1963 Hainaneses New Year

By: Rachel Chew

Back in 1963, families in the village woke up at the first call from the rooster.

Grandpa and men would leave home to go to work, after having a cup of black coffee with fried “yoo-tiao” or “bao” (a white color steam bun).

Grandma and women would be in the house to cook the meals, tender the farm animals, grow crops and wash the clothes; children will normally help with other house chores when they are back from schools.

When its lunchtime, bicycle bells can be heard from a distance- men often come home for lunch and set off to work again until late evening.

Old bicycle (with modification and repairing in between) carries memories since 1963.

Most of the time, dishes like steamed tofu, a variety of vegetables, and fried eggs are a meal for a large family of 10 people to go with a bowl of rice each.

“I really hate the static menu of meals,” said Chew Kah Peng, 54.

“But there’s nothing we can do about it, our tummies wouldn’t allow us to reject the only choice of food we have.”

“That’s why we love Chinese New Year so much- it’s the only time where we get to eat Hainam chicken rice that we dreamed of the entire year,” recalls Chew Kah Heng, 59.

To the Chinese, Chinese New Year is a break from the ordinary life. 

Money saved in the entire year is to be spent and give the whole family a treat on this special occasion.

Child dressed up by grandmother for CNY celebration.

A week before Chinese New Year, women in the neighborhood will buy the ingredients they need , gather in groups and make traditional cookies together while the men will do the spring-cleaning job, get spoiled furniture or ruined parts in the house fixed and children running errands for their parents.

Kitchen, 50 years ago, were typically huge, located at the back part, taking up almost half the space of the house.

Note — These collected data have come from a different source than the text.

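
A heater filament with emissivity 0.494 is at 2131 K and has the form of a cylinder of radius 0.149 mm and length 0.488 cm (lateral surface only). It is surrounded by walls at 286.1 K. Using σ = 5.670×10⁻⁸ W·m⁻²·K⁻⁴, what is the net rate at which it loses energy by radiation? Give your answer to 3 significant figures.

Net loss ≈ 2.64 W

Lateral area A = 2πrL = 2π×1.49×10⁻⁴×4.88×10⁻³ = 4.56863×10⁻⁶ m².
Net radiated power P_net = εσA(T⁴ − T₀⁴) = 0.494×5.670×10⁻⁸×4.56863×10⁻⁶×(2131⁴ − 286.1⁴).
T⁴ − T₀⁴ = 2.06221×10¹³ − 6.69995×10⁹ = 2.06154×10¹³ K⁴, so P_net = 2.64 W.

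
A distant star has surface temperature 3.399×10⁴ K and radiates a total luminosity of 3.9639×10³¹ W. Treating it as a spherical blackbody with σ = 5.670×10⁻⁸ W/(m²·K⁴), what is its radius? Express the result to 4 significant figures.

L = 4πR²σT⁴ ⇒ R = √(L/(4πσT⁴)).
σT⁴ = 7.56811×10¹⁰ W/m², so R = √(3.9639×10³¹/(4π×7.56811×10¹⁰)) = 6.456×10⁹ m.

R ≈ 6.456×10⁹ m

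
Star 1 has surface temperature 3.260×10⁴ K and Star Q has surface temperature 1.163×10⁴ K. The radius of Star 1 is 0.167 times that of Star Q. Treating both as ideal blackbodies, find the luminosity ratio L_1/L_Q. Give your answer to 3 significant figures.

L_1/L_Q ≈ 1.72

L ∝ R²T⁴, so L_1/L_Q = (R_1/R_Q)²(T_1/T_Q)⁴ = (0.167)² × (3.260×10⁴/1.163×10⁴)⁴ = 0.027889 × 61.7379 = 1.72.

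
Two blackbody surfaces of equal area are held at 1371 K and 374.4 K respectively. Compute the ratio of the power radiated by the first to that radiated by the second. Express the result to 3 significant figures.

With equal areas, P₁/P₂ = (T₁/T₂)⁴ = (1371/374.4)⁴ = 180.

P₁/P₂ ≈ 180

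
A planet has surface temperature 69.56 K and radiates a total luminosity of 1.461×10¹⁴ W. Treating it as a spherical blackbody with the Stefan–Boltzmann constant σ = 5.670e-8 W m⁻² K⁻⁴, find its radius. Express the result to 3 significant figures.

L = 4πR²σT⁴ ⇒ R = √(L/(4πσT⁴)).
σT⁴ = 1.32746 W/m², so R = √(1.461×10¹⁴/(4π×1.32746)) = 2.96×10⁶ m.

R ≈ 2.96×10⁶ m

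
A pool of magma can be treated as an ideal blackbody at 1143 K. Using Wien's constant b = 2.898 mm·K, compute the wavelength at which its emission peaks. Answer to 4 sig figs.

Wien's displacement law: λ_max = b/T = (2.898×10⁻³ m·K)/(1143 K) = 2.5354×10⁻⁶ m.
That is 2535 nm, in the infrared range.

λ_max ≈ 2535 nm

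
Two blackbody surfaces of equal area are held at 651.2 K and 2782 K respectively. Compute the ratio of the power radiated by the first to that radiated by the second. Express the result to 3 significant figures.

With equal areas, P₁/P₂ = (T₁/T₂)⁴ = (651.2/2782)⁴ = 3.00×10⁻³.

P₁/P₂ ≈ 3.00×10⁻³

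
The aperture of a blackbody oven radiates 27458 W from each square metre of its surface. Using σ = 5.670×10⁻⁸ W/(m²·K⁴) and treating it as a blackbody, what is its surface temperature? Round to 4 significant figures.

I = σT⁴, so T = (I/σ)^(1/4) = (27458/(5.670×10⁻⁸))^(1/4) = 834.2 K.

T ≈ 834.2 K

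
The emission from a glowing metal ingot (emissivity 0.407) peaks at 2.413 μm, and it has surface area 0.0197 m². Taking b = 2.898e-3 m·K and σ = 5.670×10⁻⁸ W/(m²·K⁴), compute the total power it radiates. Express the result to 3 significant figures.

P ≈ 946 W

Wien's law: T = b/λ_max = 2.898×10⁻³/2.413×10⁻⁶ = 1200.99 K.
Area A = 0.0197 m².
Then P = εσAT⁴ = 0.407×5.670×10⁻⁸×0.0197×(1200.99)⁴ = 946 W.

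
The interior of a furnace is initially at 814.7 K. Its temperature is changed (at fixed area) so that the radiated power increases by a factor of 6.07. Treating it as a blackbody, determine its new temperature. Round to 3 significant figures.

T₂ ≈ 1.28×10³ K

P ∝ T⁴, so T₂/T₁ = (P₂/P₁)^(1/4) = (6.07)^(1/4) = 1.56963.
T₂ = 814.7 × 1.56963 = 1.28×10³ K.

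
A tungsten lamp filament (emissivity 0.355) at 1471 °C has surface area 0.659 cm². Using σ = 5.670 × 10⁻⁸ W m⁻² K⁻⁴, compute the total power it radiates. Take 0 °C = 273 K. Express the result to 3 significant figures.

T = 1471 °C + 273 = 1744 K.
Area A = 0.659 cm² = 6.59×10⁻⁵ m².
P = εσAT⁴ = 0.355 × 5.670×10⁻⁸ × 6.59×10⁻⁵ × (1744)⁴ = 12.3 W.

P ≈ 12.3 W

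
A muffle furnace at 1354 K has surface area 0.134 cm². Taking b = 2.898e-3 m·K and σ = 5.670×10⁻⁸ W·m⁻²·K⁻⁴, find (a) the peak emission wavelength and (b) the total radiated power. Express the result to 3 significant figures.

λ_max ≈ 2.14 μm; P ≈ 2.55 W

(a) λ_max = b/T = 2.898×10⁻³/1354 = 2.140×10⁻⁶ m = 2.14 μm.
Area A = 0.134 cm² = 1.34×10⁻⁵ m².
(b) P = σAT⁴ = 5.670×10⁻⁸×1.34×10⁻⁵×(1354)⁴ = 2.55 W.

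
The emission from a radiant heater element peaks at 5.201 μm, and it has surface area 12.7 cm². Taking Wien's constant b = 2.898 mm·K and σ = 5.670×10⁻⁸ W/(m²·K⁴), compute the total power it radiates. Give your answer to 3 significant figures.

Wien's law: T = b/λ_max = 2.898×10⁻³/5.201×10⁻⁶ = 557.201 K.
Area A = 12.7 cm² = 1.27×10⁻³ m².
Then P = σAT⁴ = 5.670×10⁻⁸×1.27×10⁻³×(557.201)⁴ = 6.94 W.

P ≈ 6.94 W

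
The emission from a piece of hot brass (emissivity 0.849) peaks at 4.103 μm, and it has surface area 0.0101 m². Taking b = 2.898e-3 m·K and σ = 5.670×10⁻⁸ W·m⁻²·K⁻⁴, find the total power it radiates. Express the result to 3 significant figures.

P ≈ 121 W

Wien's law: T = b/λ_max = 2.898×10⁻³/4.103×10⁻⁶ = 706.312 K.
Area A = 0.0101 m².
Then P = εσAT⁴ = 0.849×5.670×10⁻⁸×0.0101×(706.312)⁴ = 121 W.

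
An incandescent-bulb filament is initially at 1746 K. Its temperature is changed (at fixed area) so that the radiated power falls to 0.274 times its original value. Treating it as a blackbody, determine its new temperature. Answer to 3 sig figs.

T₂ ≈ 1.26×10³ K

P ∝ T⁴, so T₂/T₁ = (P₂/P₁)^(1/4) = (0.274)^(1/4) = 0.723499.
T₂ = 1746 × 0.723499 = 1.26×10³ K.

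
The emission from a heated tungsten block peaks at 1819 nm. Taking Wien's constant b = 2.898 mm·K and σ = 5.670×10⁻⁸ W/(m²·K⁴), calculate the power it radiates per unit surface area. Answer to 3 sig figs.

Wien's law: T = b/λ_max = 2.898×10⁻³/1.819×10⁻⁶ = 1593.18 K.
Then I = σT⁴ = 5.670×10⁻⁸×(1593.18)⁴ = 3.65×10⁵ W/m².

I ≈ 3.65×10⁵ W/m²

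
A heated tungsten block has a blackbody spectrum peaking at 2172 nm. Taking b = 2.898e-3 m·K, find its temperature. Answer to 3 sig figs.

Wien's law gives T = b/λ_max = (2.898×10⁻³ m·K)/(2.172×10⁻⁶ m) = 1.33×10³ K.

T ≈ 1.33×10³ K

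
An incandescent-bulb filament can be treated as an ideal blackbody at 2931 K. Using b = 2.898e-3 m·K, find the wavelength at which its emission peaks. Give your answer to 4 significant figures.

Wien's displacement law: λ_max = b/T = (2.898×10⁻³ m·K)/(2931 K) = 9.8874×10⁻⁷ m.
That is 988.7 nm, in the infrared range.

λ_max ≈ 988.7 nm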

Reunion dinner on New Year’s Eve is very important to the Chinese- it is the day where the whole family gathers on a round table in this cemented floor kitchen and indulge in grandma’s homemade Hainam chicken rice.

“Both pa and ma are pure Hainanese from Hainam Island that can cook the best Hainam chicken rice,” said Chew Kim Moi, 68.

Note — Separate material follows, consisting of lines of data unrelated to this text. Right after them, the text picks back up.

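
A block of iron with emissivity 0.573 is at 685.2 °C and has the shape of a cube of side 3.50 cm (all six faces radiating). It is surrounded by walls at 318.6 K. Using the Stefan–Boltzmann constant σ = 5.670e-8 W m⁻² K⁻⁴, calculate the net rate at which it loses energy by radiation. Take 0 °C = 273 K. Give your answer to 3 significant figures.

T = 685.2 °C + 273 = 958.2 K.
Area A = 6s² = 6×(0.0350 m)² = 7.35×10⁻³ m².
Net radiated power P_net = εσA(T⁴ − T₀⁴) = 0.573×5.670×10⁻⁸×7.35×10⁻³×(958.2⁴ − 318.6⁴).
T⁴ − T₀⁴ = 8.42994×10¹¹ − 1.03035×10¹⁰ = 8.32690×10¹¹ K⁴, so P_net = 199 W.

Net loss ≈ 199 W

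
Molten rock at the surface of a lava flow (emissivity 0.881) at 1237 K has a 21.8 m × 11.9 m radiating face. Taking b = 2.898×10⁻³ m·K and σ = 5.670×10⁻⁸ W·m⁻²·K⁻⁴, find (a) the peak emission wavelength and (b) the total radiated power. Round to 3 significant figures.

λ_max ≈ 2.34×10³ nm; P ≈ 3.03×10⁷ W

(a) λ_max = b/T = 2.898×10⁻³/1237 = 2.343×10⁻⁶ m = 2.34×10³ nm.
Area A = 21.8 × 11.9 = 259.42 m².
(b) P = εσAT⁴ = 0.881×5.670×10⁻⁸×259.42×(1237)⁴ = 3.03×10⁷ W.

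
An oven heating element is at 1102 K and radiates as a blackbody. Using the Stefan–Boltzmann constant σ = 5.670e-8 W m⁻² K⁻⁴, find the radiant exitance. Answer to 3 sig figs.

Stefan–Boltzmann: I = σT⁴ = 5.670×10⁻⁸ × (1102)⁴ = 8.36×10⁴ W/m².

I ≈ 8.36×10⁴ W/m²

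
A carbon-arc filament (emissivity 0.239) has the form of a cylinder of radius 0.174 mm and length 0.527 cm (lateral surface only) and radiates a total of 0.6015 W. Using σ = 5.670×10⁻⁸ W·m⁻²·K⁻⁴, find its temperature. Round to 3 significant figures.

T ≈ 1.67×10³ K

Lateral area A = 2πrL = 2π×1.74×10⁻⁴×5.27×10⁻³ = 5.76156×10⁻⁶ m².
P = εσAT⁴ ⇒ T = (P/(εσA))^(1/4) = (0.6015/(0.239×5.670×10⁻⁸×5.76156×10⁻⁶))^(1/4) = 1.67×10³ K.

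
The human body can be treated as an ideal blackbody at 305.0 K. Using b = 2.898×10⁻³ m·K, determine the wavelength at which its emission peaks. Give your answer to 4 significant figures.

λ_max ≈ 9.502 μm

Wien's displacement law: λ_max = b/T = (2.898×10⁻³ m·K)/(305.0 K) = 9.5016×10⁻⁶ m.
That is 9.502 μm, in the infrared range.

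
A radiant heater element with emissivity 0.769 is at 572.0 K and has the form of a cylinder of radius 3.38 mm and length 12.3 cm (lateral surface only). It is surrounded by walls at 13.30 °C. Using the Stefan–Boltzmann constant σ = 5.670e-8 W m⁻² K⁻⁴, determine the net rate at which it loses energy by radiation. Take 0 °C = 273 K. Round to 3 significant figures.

Net loss ≈ 11.4 W

Surroundings: T = 13.30 °C + 273 = 286.30 K.
Lateral area A = 2πrL = 2π×3.38×10⁻³×0.123 = 2.61217×10⁻³ m².
Net radiated power P_net = εσA(T⁴ − T₀⁴) = 0.769×5.670×10⁻⁸×2.61217×10⁻³×(572.0⁴ − 286.30⁴).
T⁴ − T₀⁴ = 1.07049×10¹¹ − 6.71870×10⁹ = 1.00330×10¹¹ K⁴, so P_net = 11.4 W.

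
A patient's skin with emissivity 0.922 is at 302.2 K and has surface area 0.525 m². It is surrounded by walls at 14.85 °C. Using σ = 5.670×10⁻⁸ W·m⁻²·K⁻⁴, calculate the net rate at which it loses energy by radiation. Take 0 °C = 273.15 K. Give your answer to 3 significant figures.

Surroundings: T = 14.85 °C + 273.15 = 288.00 K.
Area A = 0.525 m².
Net radiated power P_net = εσA(T⁴ − T₀⁴) = 0.922×5.670×10⁻⁸×0.525×(302.2⁴ − 288.00⁴).
T⁴ − T₀⁴ = 8.34023×10⁹ − 6.87971×10⁹ = 1.46052×10⁹ K⁴, so P_net = 40.1 W.

Net loss ≈ 40.1 W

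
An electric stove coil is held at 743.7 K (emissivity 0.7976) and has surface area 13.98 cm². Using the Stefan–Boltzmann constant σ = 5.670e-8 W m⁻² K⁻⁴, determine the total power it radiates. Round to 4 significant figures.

P ≈ 19.34 W

Area A = 13.98 cm² = 1.398×10⁻³ m².
P = εσAT⁴ = 0.7976 × 5.670×10⁻⁸ × 1.398×10⁻³ × (743.7)⁴ = 19.34 W.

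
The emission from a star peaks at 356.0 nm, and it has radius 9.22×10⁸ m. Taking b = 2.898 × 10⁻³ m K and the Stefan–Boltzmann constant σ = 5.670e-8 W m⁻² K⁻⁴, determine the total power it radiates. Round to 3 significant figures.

Wien's law: T = b/λ_max = 2.898×10⁻³/3.560×10⁻⁷ = 8140.45 K.
Surface area A = 4πR² = 4π(9.22×10⁸ m)² = 1.06825×10¹⁹ m².
Then P = σAT⁴ = 5.670×10⁻⁸×1.06825×10¹⁹×(8140.45)⁴ = 2.66×10²⁷ W.

P ≈ 2.66×10²⁷ W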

“The chicken is from our farm, well fed with corns- unlike chicken nowadays that are mostly injected with chemicals,” continued Chew Kim Swee, 63.

The Chew family recalling CNY back in 1963.

On the eve before the big day, after praying to the ancestors, a chicken would be slaughtered, stuffed with garlic and other herbal ingredients then steamed in a big metal wok.

A plate is placed inside the wok to collect oil and essence from the chicken- this will be used to cook the rice scented with pandan leaves and garlic.

“The chicken oil gives the rice a good shine and soft texture,” said Kim Swee.

“It looks really appetizing and irresistible to not add an extra bowl of rice after you finish one,” continued Kah Heng.

When the meal is ready, well served with homemade chili sauce, the table will clear within minutes.

“It tastes so good that people nowadays name their hawker stalls Hainam chicken rice instead of Malaysia chicken rice to get better business,” Kim Swee laughed.

The secret recipe is passed down from generation to generation, and it won’t ever stop as a Chew family heritage.

The heritage recipe of Hainam Chicken Rice.

“Still, there is a difference between our cooking and mother’s,” said Kah Heng.

“Nothing can replace the taste from memories,” agreed Kim Moi.